A popular bulbous plant, the amaryllis flower is a monotypic genus of plant, also known as the Belladonna Lily, Naked Ladies, and the Loudspeaker. This flower is very popular among gardeners, as the varieties offer a stunning palate of colors. There are over a hundred varieties that offer amaryllis flowers that are single- or double-petaled, single or shaded colors, with many patterns―stripped, frilled edges, etc. They do well in beds, borders, edgings, and containers.
This plant is no more than two to three feet tall, and has long leaves of about 15 - 20 inches, with an inch in width. One bulb usually produces a couple of tall stalks on which three to four large trumpet-shaped flowers bloom in spring. The colors available are wide―red, bright pink, orange, rose, purple, salmon, white, and near white as well.

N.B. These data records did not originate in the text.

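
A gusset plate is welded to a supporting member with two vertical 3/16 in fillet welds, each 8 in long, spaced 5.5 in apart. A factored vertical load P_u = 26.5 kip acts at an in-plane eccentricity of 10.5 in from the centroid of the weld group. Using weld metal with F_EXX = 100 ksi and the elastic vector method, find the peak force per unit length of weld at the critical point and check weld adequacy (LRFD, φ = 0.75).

Total weld length L_w = 16 in. Treat welds as unit-width lines.
Polar moment about centroid: J = 2[d³/12 + d(b/2)²] = 2[8³/12 + 8×2.75²] = 206.3 in³.
Direct shear f_v = P/L_w = 26.5 / 16 = 1.656 kip/in (vertical).
Torsion M = P·e = 26.5 × 10.5 = 278.25 kip·in.
Critical point at (x, y) = (2.75, 4) from centroid. f_tx = M·y/J = 5.394 kip/in; f_ty = M·x/J = 3.709 kip/in.
Resultant f_max = √[f_tx² + (f_v + f_ty)²] = √[5.394² + (1.656 + 3.709)²] = 7.608 kip/in.
Capacity per unit length: φr_n = 0.75 × 0.6 × 100 × (0.707 × 0.1875) = 5.965 kip/in.
7.608 > 5.965 → NOT adequate.

f_max ≈ 7.61 kip/in; NOT adequate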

Planting the Bulbs: Amaryllis bulbs are easily available. Choose the bulbs as per the color scheme you plan to implement in your garden. They should be healthy, round or elongated, without any damage marks or infection. They should not have leaf sprouts, unless you purchase a potted plant. Indoor as well as outdoor care is more or less the same. For container gardening, choose a sandy-loam soil mix with a pH of 6.0 to 6.8, while for planting them in flower beds, elevate the soil about ten inches, and add a good measure of organic matter to ensure good drainage. Plant the bulbs deep enough to cover the root ball―the tip of the bulbs should be left to protrude outside. In flower beds, space the bulbs about 5 - 8 inches apart, to avoid overcrowding.
Basic Care: Water the amaryllis keeping the climatic conditions in mind―never let the soil dry out. The bulbs need moisture to renew their growth. A weeks time after planting the bulbs, one will notice leaf sprouts. A good amount of sunlight should be ensured for indoor plants. The plant will flower in 7 - 10 weeks―increase the water frequency when it begins to bloom. To ensure a longer blooming period, plant bulbs at intervals of 1 - 2 weeks. One can make the amaryllis flower again, after the flowering is over. Remove the dead head, cut back the flower stalk to the ground, and feed it with liquid fertilizer. A new stalk will spring up in a week's time.
Care After Blooming: After blooming, care basically involves ensuring the health and multiplication of the bulbs. After all the flowering is over, continue to water and fertilize the plant through spring and summer. The leaves should turn yellow and wilt away on their own―more leaf growth means bulb multiplication. Once all the leaves fall to the ground, dig out the bulbs from the soil. Shake off all dirt, trim excessively long roots, and dust some fungicide powder before storing them in a mesh bag in a cool dry place. Keep checking every few weeks for fungal growth. One can leave the bulbs in the ground too―just mulch around them to save them from the winter frost.
Proper care will ensure a good prolonged amaryllis flower show, while taking care of the bulbs will ensure that your stock keeps multiplying.